Upmarket fashion label Burberry destroyed £28.6 million worth of unsold clothes, accessories and perfume last year to protect its brand, BBC reports have revealed.
The practice of destroying unwanted items to prevent them being stolen or sold cheaply is common in the fashion industry, but it appears to becoming more prominent.
Burberry burnt six per cent more products in 2017 than the company disposed of in the previous financial year.
According to Maria Malone, principal lecturer on the fashion business at Manchester Metropolitan University, the brand destroys items to ensure the market is not “flooded with discounts”.
She said: “They don’t want Burberry products to get into the hands of anyone who can sell them at a discount and devalue the brand.”

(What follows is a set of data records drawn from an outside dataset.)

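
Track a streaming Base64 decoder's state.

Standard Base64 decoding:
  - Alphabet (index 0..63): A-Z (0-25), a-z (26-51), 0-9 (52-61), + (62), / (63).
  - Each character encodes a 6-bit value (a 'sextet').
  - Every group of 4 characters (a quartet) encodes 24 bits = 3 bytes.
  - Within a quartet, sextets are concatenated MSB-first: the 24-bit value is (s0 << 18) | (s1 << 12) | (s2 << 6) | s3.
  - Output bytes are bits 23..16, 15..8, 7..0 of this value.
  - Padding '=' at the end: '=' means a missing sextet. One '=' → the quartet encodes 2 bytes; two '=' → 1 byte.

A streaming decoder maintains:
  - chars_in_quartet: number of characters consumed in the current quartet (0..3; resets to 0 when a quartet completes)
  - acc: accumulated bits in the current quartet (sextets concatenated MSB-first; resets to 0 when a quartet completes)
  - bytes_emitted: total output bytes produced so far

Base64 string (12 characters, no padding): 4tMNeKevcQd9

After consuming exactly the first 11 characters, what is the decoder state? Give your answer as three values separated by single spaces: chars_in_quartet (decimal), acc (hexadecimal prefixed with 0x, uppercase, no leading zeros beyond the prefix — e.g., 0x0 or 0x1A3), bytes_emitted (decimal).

Answer: 3 0x1C41D 6

Derivation:
After char 0 ('4'=56): chars_in_quartet=1 acc=0x38 bytes_emitted=0
After char 1 ('t'=45): chars_in_quartet=2 acc=0xE2D bytes_emitted=0
After char 2 ('M'=12): chars_in_quartet=3 acc=0x38B4C bytes_emitted=0
After char 3 ('N'=13): chars_in_quartet=4 acc=0xE2D30D -> emit E2 D3 0D, reset; bytes_emitted=3
After char 4 ('e'=30): chars_in_quartet=1 acc=0x1E bytes_emitted=3
After char 5 ('K'=10): chars_in_quartet=2 acc=0x78A bytes_emitted=3
After char 6 ('e'=30): chars_in_quartet=3 acc=0x1E29E bytes_emitted=3
After char 7 ('v'=47): chars_in_quartet=4 acc=0x78A7AF -> emit 78 A7 AF, reset; bytes_emitted=6
After char 8 ('c'=28): chars_in_quartet=1 acc=0x1C bytes_emitted=6
After char 9 ('Q'=16): chars_in_quartet=2 acc=0x710 bytes_emitted=6
After char 10 ('d'=29): chars_in_quartet=3 acc=0x1C41D bytes_emitted=6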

Tim Jackson, head of the British School of Fashion at the Glasgow Caledonian University in London, said luxury fashion firms such as Burberry faced a “paradox”.
They have to grow at the risk of “diluting their identity and creating excess stock”, he said.

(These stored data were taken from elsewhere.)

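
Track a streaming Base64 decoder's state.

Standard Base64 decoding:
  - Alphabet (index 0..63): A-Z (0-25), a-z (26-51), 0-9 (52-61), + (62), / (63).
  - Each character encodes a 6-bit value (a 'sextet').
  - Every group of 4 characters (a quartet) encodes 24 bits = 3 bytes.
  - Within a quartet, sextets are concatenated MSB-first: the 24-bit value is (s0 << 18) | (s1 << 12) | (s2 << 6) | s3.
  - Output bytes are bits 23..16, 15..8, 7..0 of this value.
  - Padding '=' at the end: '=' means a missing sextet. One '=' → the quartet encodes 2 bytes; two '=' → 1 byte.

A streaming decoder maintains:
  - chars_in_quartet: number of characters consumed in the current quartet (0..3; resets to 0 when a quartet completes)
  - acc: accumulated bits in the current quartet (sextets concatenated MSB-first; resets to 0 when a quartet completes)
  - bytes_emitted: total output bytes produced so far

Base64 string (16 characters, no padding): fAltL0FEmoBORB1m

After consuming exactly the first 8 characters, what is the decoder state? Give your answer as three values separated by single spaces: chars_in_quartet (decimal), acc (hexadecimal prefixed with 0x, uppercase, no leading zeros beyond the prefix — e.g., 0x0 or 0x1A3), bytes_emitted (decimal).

Answer: 0 0x0 6

Derivation:
After char 0 ('f'=31): chars_in_quartet=1 acc=0x1F bytes_emitted=0
After char 1 ('A'=0): chars_in_quartet=2 acc=0x7C0 bytes_emitted=0
After char 2 ('l'=37): chars_in_quartet=3 acc=0x1F025 bytes_emitted=0
After char 3 ('t'=45): chars_in_quartet=4 acc=0x7C096D -> emit 7C 09 6D, reset; bytes_emitted=3
After char 4 ('L'=11): chars_in_quartet=1 acc=0xB bytes_emitted=3
After char 5 ('0'=52): chars_in_quartet=2 acc=0x2F4 bytes_emitted=3
After char 6 ('F'=5): chars_in_quartet=3 acc=0xBD05 bytes_emitted=3
After char 7 ('E'=4): chars_in_quartet=4 acc=0x2F4144 -> emit 2F 41 44, reset; bytes_emitted=6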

“There’s no way they are ever going to solve this problem.”
Last November, Burberry announced a revamp intended to “re-energise” its products over several years.
That includes taking its brand further upmarket, closing stores that are not in “strategic” locations and creating a “centre of excellence” for luxury leather goods.
In Burberry’s most recent financial year to 31 March, the company reported a 5 per cent rise in profit to £413m, with sales little changed at £2.7bn.